The industrial capitalist...
Okay so here's my layman understanding of it, hopefully someone corrects me if I'm way off the mark.
spoiler
The financier is dealing in capital as a commodity. The industrialist is buying the use value of the capital, which is its capacity in his hands to be turned into the necessaries for the labor process.So the capital does get turned into raw materials and machinery and wages like usual, and that stuff does depreciate like usual. He buys the use of the money for a portion of the surplus. Otherwise he would have to wait for the market to turnover and unlock that capital he already has tied up in the process.
Or more succinctly, the loan is a commodity he is buying, the capital that belongs to the financier becomes a raw material that depreciates into the new commodity. The financier is paying 100 for 105, the industrialist is paying 105 for 140.
Edit: the industrialist is using 100 percent of the loan, in our example, to do the whole labor process. So the variable and constant capital are all part of the original sum, the surplus on 100 loaned to him would be 140%, if he owes 5% on the loan he pockets the other 35% himself. The variable capital isn't an additional sum on top, the loan can be used for constant and variable capital as money.
He is buying the ability to produce more surplus value now without waiting, using someone else's money.
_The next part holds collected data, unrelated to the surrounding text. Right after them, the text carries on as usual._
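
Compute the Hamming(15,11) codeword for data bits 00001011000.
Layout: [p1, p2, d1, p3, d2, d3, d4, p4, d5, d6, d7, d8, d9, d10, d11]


Parity bits: p1=0, p2=1, p3=1, p4=1

010100011011000


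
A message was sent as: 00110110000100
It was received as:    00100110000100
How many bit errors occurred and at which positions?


XOR: 00010000000000

1 error(s) at position(s): 3


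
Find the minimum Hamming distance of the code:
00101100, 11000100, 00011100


Comparing all pairs, minimum distance: 2
Can detect 1 errors, correct 0 errors

2


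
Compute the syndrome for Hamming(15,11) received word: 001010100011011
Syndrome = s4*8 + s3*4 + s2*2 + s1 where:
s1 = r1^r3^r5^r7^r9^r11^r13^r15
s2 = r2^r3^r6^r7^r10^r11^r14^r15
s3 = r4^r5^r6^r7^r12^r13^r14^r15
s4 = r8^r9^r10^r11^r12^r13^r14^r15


s1=1, s2=1, s3=1, s4=0

Syndrome = 7 (error at position 7)


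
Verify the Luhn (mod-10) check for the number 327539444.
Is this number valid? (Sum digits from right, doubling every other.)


Luhn sum = 43
43 mod 10 = 3

Invalid (Luhn sum mod 10 = 3)


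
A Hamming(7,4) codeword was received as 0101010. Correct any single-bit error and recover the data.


Syndrome = 0: no error detected

Data: 0010 (no errors)


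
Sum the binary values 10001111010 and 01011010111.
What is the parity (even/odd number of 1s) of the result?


10001111010 = 1146
01011010111 = 727
Sum = 1873 = 11101010001
1s count = 6

even parity (6 ones in 11101010001)


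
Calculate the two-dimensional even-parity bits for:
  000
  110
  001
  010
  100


Row parities: 00111
Column parities: 001

Row P: 00111, Col P: 001, Corner: 1


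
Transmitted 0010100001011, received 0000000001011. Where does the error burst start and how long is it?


XOR: 0010100000000

Burst at position 2, length 3


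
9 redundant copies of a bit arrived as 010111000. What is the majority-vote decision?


Ones: 4 out of 9
Threshold: 5

0 (4/9 voted 1)


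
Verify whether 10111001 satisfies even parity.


Number of 1s: 5

No, parity error (5 ones)


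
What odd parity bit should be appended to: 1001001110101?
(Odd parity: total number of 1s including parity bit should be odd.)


Number of 1s in data: 7
Parity bit: 0

0


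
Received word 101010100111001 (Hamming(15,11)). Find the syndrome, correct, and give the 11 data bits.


Syndrome = 2: error at position 2

Data: 11010111001 (corrected bit 2)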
He doesn't keep the capital, he just wants the profit, he owes the capital he was loaned back, and it gets turned into commodities to pay for his loan.
I'm not sure if this helps, but I think the bold part answers your question most directly?
The rest of your points seem fine, though
^Correction: 140 is the value of the commodties, 120 is merely the cost of constant and variable capital bought to make commodities
But just to reiterate my point, how does the industrial capitalist preserve his capital value of 120, while adding a surplus value of 20 onto it, despite the financial capitalist's taking of principal and sum?
Because it seems to me, that after the process of selling the commodities, the industrial capitalist has to deal with the following costs:
100 + 5 = principal + interest, taken by the money capitalist (note: the interest is derived from the surplus value created, due to 5% interest)
20 = variable capital paid
140 - 125 = 15
Leaving 15 to be the industrial capitalist's profit, of the original surplus value of 20.
However, a transformation from 120 capital --> 15 increase seems to me a decrease... to counter this, this would indicate some preservation of the initial capital used in production, to continue capitalist expansion.
TO make it so that 120 capital -> + 20 surplus value -> 140 capital
I realized partway through editing my answer what I missed, I think I got it now though.
He owes the capital back. He doesn't keep it, he is buying its use temporarily. He started without it and pays it back at the end, everything has depreciated in the normal process in the interim.
Oooh... that explains the 5% interest
So, overall, he borrows a serviced loan, possibly for constant and variable capital,
whose net price is = 5 (100 - 105 -> borrowed money - {future principal + future interest} ), but that which can help form the 40% value/ surplus value of the full 140%/ commodities
40 - 5 = 35 in profit
Right, what I hadn't accounted for was that you were having him throw in 20 of his own capital as well, but the math works out the same from the perspective of the lender. He gets his split of the profit, and our industrial capitalist walks away with 15 even if he has to pay 20 into the process as well. He's just using the loaned capital as a raw material in the process, capital has become a commodity through finance.